The European Union’s new economic super-watchdogs warns that “many risks” remain to the stability of the EU’s financial system and that the global crisis will last for many more years to come. Will someone please inform EU president Manuel Barroso?
“Reform of our financial system – both its structure and regulation – is essential if we are to avoid another crisis.”
The two deputy chairs of the new European Systemic Risk Board (the bloc’s new Frankfurt-based supervisor of supervisors tasked with oversight of the financial system within the Union) gave a quite frank assessment of the state of capitalism in Europe in their first hearing before the European Parliament’s economics committee.
“The economic challenges will last for many years … The financial crisis is very far from over and the impact will be felt for many years to come.”
He and his fellow vice-chair, Andrea Enria, also the head of the European Banking Authority, says that the eurozone’s sovereign debt crisis is not the only danger present, according to the EUobserver.com.
Enria also warns that systemic risk still lies outside regulated areas and that financial innovation is happening so rapidly these days that even in the case of appropriate regulation, capital is already able to pick up stakes and move on to another, unregulated area.
Here’s the formal statement by Mr. Mervyn KIng:
Mrs. Bowles, and members of the Committee, let me thank you for the opportunity to appear before you and to make a brief opening statement.
The recent banking and financial crisis has had a devastating impact on the European economy. Total output is around 5-10% below where it would have been had output followed its pre-crisis trend. And the European banking system is still in need of further repair. Reform of our financial system – both its structure and regulation – is essential if we are to avoid another crisis.

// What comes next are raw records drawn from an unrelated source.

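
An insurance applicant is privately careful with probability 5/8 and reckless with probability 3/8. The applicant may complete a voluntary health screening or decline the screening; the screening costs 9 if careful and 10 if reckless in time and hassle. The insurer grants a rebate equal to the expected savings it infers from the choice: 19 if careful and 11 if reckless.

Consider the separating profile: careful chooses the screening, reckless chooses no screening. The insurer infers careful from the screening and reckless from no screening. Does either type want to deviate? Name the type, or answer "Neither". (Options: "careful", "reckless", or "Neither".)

The screening pays 19; no screening pays 11.
careful: assigned the screening, nets 19 − 9 = 10; deviating to no screening nets 11.
reckless: assigned no screening, nets 11; deviating to the screening nets 19 − 10 = 9.
The careful type gains 1 by deviating.

careful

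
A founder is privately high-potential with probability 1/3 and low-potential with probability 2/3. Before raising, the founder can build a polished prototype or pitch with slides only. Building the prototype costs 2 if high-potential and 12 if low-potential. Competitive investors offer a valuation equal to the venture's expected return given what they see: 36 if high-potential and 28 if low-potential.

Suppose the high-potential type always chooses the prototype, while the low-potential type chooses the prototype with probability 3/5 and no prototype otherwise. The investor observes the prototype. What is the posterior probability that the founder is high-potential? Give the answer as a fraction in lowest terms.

5/11

P(the prototype) = (1/3)·1 + (2/3)·(3/5) = 11/15.
By Bayes' rule, P(high-potential | the prototype) = (1/3) / (11/15) = 5/11.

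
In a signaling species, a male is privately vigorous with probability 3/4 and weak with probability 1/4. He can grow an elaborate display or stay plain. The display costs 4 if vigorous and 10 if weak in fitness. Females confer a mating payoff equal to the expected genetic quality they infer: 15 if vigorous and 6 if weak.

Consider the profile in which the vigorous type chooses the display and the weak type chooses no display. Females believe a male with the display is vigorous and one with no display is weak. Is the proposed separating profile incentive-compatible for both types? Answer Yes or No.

Under these beliefs, the display earns mating payoff 15 and no display earns mating payoff 6.
vigorous: the display nets 15 − 4 = 11; no display nets 6. vigorous prefers the display.
weak: the display nets 15 − 10 = 5; no display nets 6. weak prefers no display.
Neither type deviates, so the separating profile is an equilibrium.

Yes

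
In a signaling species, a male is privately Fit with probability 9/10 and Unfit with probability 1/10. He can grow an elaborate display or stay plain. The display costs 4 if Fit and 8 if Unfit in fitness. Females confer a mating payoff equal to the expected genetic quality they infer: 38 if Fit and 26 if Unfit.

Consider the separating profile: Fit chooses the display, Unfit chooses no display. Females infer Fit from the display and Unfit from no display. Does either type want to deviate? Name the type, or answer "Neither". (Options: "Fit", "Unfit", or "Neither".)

The display pays 38; no display pays 26.
Fit: assigned the display, nets 38 − 4 = 34; deviating to no display nets 26.
Unfit: assigned no display, nets 26; deviating to the display nets 38 − 8 = 30.
The Unfit type gains 4 by deviating.

Unfit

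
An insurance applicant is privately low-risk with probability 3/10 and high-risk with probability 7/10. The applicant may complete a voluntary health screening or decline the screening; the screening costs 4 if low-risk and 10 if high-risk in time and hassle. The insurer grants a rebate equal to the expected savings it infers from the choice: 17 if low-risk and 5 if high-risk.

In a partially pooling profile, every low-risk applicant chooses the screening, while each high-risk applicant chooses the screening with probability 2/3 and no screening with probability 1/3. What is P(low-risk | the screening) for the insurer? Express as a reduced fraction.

P(the screening) = (3/10)·1 + (7/10)·(2/3) = 23/30.
By Bayes' rule, P(low-risk | the screening) = (3/10) / (23/30) = 9/23.

9/23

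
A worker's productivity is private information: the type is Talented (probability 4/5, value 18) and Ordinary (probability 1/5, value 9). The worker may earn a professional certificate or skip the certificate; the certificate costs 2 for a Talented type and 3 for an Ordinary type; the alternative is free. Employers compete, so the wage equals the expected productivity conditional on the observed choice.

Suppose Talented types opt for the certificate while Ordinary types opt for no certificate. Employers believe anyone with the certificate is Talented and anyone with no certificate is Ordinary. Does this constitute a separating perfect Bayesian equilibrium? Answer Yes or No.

No

Under these beliefs, the certificate earns wage 18 and no certificate earns wage 9.
Talented: the certificate nets 18 − 2 = 16; no certificate nets 9. Talented prefers the certificate.
Ordinary: the certificate nets 18 − 3 = 15; no certificate nets 9. Ordinary would deviate to the certificate.
Ordinary has a profitable deviation, so the profile is not an equilibrium.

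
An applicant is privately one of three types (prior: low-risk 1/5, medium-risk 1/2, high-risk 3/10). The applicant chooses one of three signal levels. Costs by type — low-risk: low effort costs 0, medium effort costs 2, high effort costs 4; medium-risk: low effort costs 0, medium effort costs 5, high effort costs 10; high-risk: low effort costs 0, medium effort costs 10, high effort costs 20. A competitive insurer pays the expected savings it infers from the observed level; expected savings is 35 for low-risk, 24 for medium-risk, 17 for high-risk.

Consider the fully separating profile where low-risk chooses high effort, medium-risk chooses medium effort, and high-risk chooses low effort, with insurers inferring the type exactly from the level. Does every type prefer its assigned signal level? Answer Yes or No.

No

Separating rebates: high effort → 35, medium effort → 24, low effort → 17.
low-risk (assigned high effort): low effort: 17 − 0 = 17; medium effort: 24 − 2 = 22; high effort: 35 − 4 = 31. low-risk stays.
medium-risk (assigned medium effort): low effort: 17 − 0 = 17; medium effort: 24 − 5 = 19; high effort: 35 − 10 = 25. medium-risk prefers high effort.
high-risk (assigned low effort): low effort: 17 − 0 = 17; medium effort: 24 − 10 = 14; high effort: 35 − 20 = 15. high-risk stays.
At least one type deviates; the separating profile fails.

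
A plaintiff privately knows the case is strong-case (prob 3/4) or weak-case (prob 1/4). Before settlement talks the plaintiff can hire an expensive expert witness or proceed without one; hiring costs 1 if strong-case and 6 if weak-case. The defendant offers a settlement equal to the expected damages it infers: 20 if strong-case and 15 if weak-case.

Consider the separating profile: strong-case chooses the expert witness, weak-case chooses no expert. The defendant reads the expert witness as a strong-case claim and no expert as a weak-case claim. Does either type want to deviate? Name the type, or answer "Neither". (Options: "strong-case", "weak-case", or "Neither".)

The expert witness pays 20; no expert pays 15.
strong-case: assigned the expert witness, nets 20 − 1 = 19; deviating to no expert nets 15.
weak-case: assigned no expert, nets 15; deviating to the expert witness nets 20 − 6 = 14.
Both types strictly prefer their assigned action; no profitable deviation.

Neither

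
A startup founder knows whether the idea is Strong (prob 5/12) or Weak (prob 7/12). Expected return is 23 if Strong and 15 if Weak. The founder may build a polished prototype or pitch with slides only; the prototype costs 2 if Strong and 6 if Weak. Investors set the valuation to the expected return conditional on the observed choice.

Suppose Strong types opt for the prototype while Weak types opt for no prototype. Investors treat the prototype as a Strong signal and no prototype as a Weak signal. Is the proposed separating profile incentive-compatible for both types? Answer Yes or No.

Under these beliefs, the prototype earns valuation 23 and no prototype earns valuation 15.
Strong: the prototype nets 23 − 2 = 21; no prototype nets 15. Strong prefers the prototype.
Weak: the prototype nets 23 − 6 = 17; no prototype nets 15. Weak would deviate to the prototype.
Weak has a profitable deviation, so the profile is not an equilibrium.

No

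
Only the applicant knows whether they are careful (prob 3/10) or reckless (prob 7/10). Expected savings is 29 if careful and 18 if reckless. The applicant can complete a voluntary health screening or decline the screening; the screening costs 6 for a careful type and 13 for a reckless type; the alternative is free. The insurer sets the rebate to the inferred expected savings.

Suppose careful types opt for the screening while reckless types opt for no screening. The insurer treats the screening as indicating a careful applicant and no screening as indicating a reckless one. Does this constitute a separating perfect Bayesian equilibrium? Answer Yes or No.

Under these beliefs, the screening earns rebate 29 and no screening earns rebate 18.
careful: the screening nets 29 − 6 = 23; no screening nets 18. careful prefers the screening.
reckless: the screening nets 29 − 13 = 16; no screening nets 18. reckless prefers no screening.
Neither type deviates, so the separating profile is an equilibrium.

Yes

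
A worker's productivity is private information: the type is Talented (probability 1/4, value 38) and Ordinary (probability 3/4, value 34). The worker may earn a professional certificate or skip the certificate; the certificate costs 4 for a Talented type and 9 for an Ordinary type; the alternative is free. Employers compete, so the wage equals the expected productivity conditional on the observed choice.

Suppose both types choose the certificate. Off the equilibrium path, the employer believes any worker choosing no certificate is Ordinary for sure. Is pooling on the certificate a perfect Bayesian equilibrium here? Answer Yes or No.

On path, the employer holds the prior and pays 1/4·38 + 3/4·34 = 35. Off path (no certificate), believing Ordinary, it pays 34.
Talented: the certificate nets 35 − 4 = 31; no certificate nets 34. Talented would deviate.
Ordinary: the certificate nets 35 − 9 = 26; no certificate nets 34. Ordinary would deviate.
A type deviates, so pooling fails.

No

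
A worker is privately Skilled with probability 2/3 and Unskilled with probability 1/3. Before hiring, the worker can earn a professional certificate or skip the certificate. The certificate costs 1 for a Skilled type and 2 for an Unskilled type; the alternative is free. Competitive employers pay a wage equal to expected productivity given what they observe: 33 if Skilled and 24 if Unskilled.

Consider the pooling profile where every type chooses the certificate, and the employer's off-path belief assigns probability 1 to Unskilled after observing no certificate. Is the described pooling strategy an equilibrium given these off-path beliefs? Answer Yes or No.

Yes

On path, the employer holds the prior and pays 2/3·33 + 1/3·24 = 30. Off path (no certificate), believing Unskilled, it pays 24.
Skilled: the certificate nets 30 − 1 = 29; no certificate nets 24. Skilled stays.
Unskilled: the certificate nets 30 − 2 = 28; no certificate nets 24. Unskilled stays.
No type deviates, so pooling is sustained.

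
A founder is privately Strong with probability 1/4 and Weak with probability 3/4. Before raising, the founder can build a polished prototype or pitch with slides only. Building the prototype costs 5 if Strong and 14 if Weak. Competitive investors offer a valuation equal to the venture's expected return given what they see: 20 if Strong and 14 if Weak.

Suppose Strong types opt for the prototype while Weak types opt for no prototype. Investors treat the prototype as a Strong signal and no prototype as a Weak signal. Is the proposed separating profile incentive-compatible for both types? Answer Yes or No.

Under these beliefs, the prototype earns valuation 20 and no prototype earns valuation 14.
Strong: the prototype nets 20 − 5 = 15; no prototype nets 14. Strong prefers the prototype.
Weak: the prototype nets 20 − 14 = 6; no prototype nets 14. Weak prefers no prototype.
Neither type deviates, so the separating profile is an equilibrium.

Yes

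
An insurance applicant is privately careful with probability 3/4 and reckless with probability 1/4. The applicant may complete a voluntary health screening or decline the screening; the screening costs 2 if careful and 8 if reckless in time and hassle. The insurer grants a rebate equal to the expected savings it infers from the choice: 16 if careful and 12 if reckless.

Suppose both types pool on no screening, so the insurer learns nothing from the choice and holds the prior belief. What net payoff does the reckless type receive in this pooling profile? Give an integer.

15

Pooled rebate = 3/4·16 + 1/4·12 = 15.
reckless pays no cost for no screening, so net payoff = 15.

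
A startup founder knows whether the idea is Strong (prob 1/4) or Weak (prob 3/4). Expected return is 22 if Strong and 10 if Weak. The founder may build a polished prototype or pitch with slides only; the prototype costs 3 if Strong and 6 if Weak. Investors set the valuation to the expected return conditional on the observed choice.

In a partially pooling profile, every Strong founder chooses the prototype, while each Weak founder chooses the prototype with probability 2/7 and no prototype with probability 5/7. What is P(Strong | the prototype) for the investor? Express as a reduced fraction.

P(the prototype) = (1/4)·1 + (3/4)·(2/7) = 13/28.
By Bayes' rule, P(Strong | the prototype) = (1/4) / (13/28) = 7/13.

7/13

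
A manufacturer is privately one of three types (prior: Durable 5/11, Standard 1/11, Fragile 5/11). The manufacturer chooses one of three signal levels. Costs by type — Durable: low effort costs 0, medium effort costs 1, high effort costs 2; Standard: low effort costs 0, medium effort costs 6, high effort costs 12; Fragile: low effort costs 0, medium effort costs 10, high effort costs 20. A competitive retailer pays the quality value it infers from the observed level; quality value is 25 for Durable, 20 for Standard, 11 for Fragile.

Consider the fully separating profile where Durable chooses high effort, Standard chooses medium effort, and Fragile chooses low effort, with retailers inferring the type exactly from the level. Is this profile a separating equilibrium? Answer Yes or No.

Separating prices: high effort → 25, medium effort → 20, low effort → 11.
Durable (assigned high effort): low effort: 11 − 0 = 11; medium effort: 20 − 1 = 19; high effort: 25 − 2 = 23. Durable stays.
Standard (assigned medium effort): low effort: 11 − 0 = 11; medium effort: 20 − 6 = 14; high effort: 25 − 12 = 13. Standard stays.
Fragile (assigned low effort): low effort: 11 − 0 = 11; medium effort: 20 − 10 = 10; high effort: 25 − 20 = 5. Fragile stays.
Every type prefers its assigned level; separation holds.

Yes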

An efficient and competitive financial sector is a crucial ingredient of a successful economy. But one of the main lessons of the crisis is that the balance sheet of the banking system expanded to the point where it became a source of fragility and led to greater volatility of the real economy. So one of the aims of the new European Systemic Risk Board (ESRB) is to look beyond individual institutions to the system as a whole.
The ESRB has taken some significant first steps. As you know, the General Board has already met twice this year and will meet again next month. A Steering Committee, on which I sit, has been established and is guiding the work to be presented to the General Board. To assist with that, the Advisory Technical Committee is up and running and the members of the Advisory Scientific Committee have been appointed.
Going forwards, the ESRB faces three main challenges.
First, to consider and make warnings and recommendations. There are still many risks to the recovery of the European economy. The sovereign debt crisis and the associated imbalances within the European economy, and the unsustainable patterns of demand resulting from very low long-term real interest rates, are among the most important. I am optimistic that the ESRB will not shy away from these problems, and I have been struck by the positive and determined commitment of so many senior policy-makers evident in the meetings to date.
Second, the range of policy instruments of the ESRB needs to be defined. Since the ESRB does not have binding powers, the analysis and arguments that it deploys must be of the highest standard if the principle of ‘comply or explain’ is to be effective. But it is important that the ESRB is not unduly constrained in its recommendations to national authorities. Take one example. Under the current proposed Capital Requirements Regulation maximum harmonisation would not only limit the countercyclical buffers that could be imposed, but would also limit the number of instruments at the ESRB’s disposal. In certain situations such a toolkit could be too weak or too restricted to prevent a build-up of excessive risk and leverage. It would be peculiar if one European body inadvertently prevented another from carrying out its remit.
Third, the ESRB will have to co-operate closely with the three European Supervisory Authorities, and my colleague Andrea Enria will say more on this.
Let me conclude by saying that, in my role as vice Chair of the ESRB, I am fully committed to assess the risks to EU financial stability and, more importantly, to act upon them. And I stand ready today to answer any questions you have about the work of the ESRB.